Nuevas cifras confirman una expansión acelerada de asentamientos israelíes y cientos de viviendas palestinas destruidas en los últimos meses.
Cisjordania atraviesa una de las etapas más duras de su historia reciente. Israel aprobó la construcción de 763 nuevas unidades habitacionales para colonos en la localidad de Eli, según confirmó teleSUR el pasado 26 de julio. La decisión llegó tras una declaración conjunta del primer ministro Benjamin Netanyahu y el ministro de Defensa, Israel Katz.
Ambos funcionarios pidieron además el envío de más tropas a la zona. Solicitaron también la demolición de viviendas en la aldea de Tell y la recolección de armas entre la población palestina. Bezalel Smotrich, otro alto funcionario israelí, fue más allá en sus declaraciones. Afirmó que localidades como Iraq Burin y Beit Furik deben transformarse hasta parecerse a los campamentos de refugiados de Nablus y Tulkarm, ya devastados por demoliciones previas.
Los datos sobre destrucción de viviendas resultan igual de alarmantes. Human Rights Watch documentó, mediante imágenes satelitales, al menos 850 viviendas demolidas o gravemente dañadas en los campamentos de Nur Shams, Tulkarem y Yenín. La organización explicó que esta destrucción busca crear zonas de amortiguamiento. El objetivo, según sus investigadores, es rediseñar permanentemente el trazado urbano de estos campamentos y reforzar el control israelí sobre la región.

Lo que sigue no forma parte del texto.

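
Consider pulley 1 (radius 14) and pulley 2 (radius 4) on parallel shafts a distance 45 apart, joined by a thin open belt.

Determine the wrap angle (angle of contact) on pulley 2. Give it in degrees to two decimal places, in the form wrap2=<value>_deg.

wrap2=154.32_deg

open belt: β = asin((r2−r1)/C) = asin(-10/45) = -12.8396°
wrap1 = π − 2β = 205.6792°
wrap2 = π + 2β = 154.3208°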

La Comisión Palestina de Resistencia al Muro y los Asentamientos ofrece otro dato preocupante. Durante la primera mitad de 2026, los colonos israelíes cometieron 3.488 ataques contra palestinos y sus propiedades. Analistas consultados por medios internacionales advierten que esta triplicación de asentamientos podría preparar el terreno para una anexión formal del territorio ocupado. Esa medida violaría abiertamente el derecho internacional vigente.
Mientras tanto, la comunidad internacional mantiene una postura pasiva ante estos hechos. Organismos globales han calificado los asentamientos como ilegales desde hace décadas, pero las condenas rara vez se traducen en acciones concretas. La situación en Cisjordania continúa deteriorándose sin que existan señales claras de una respuesta diplomática efectiva.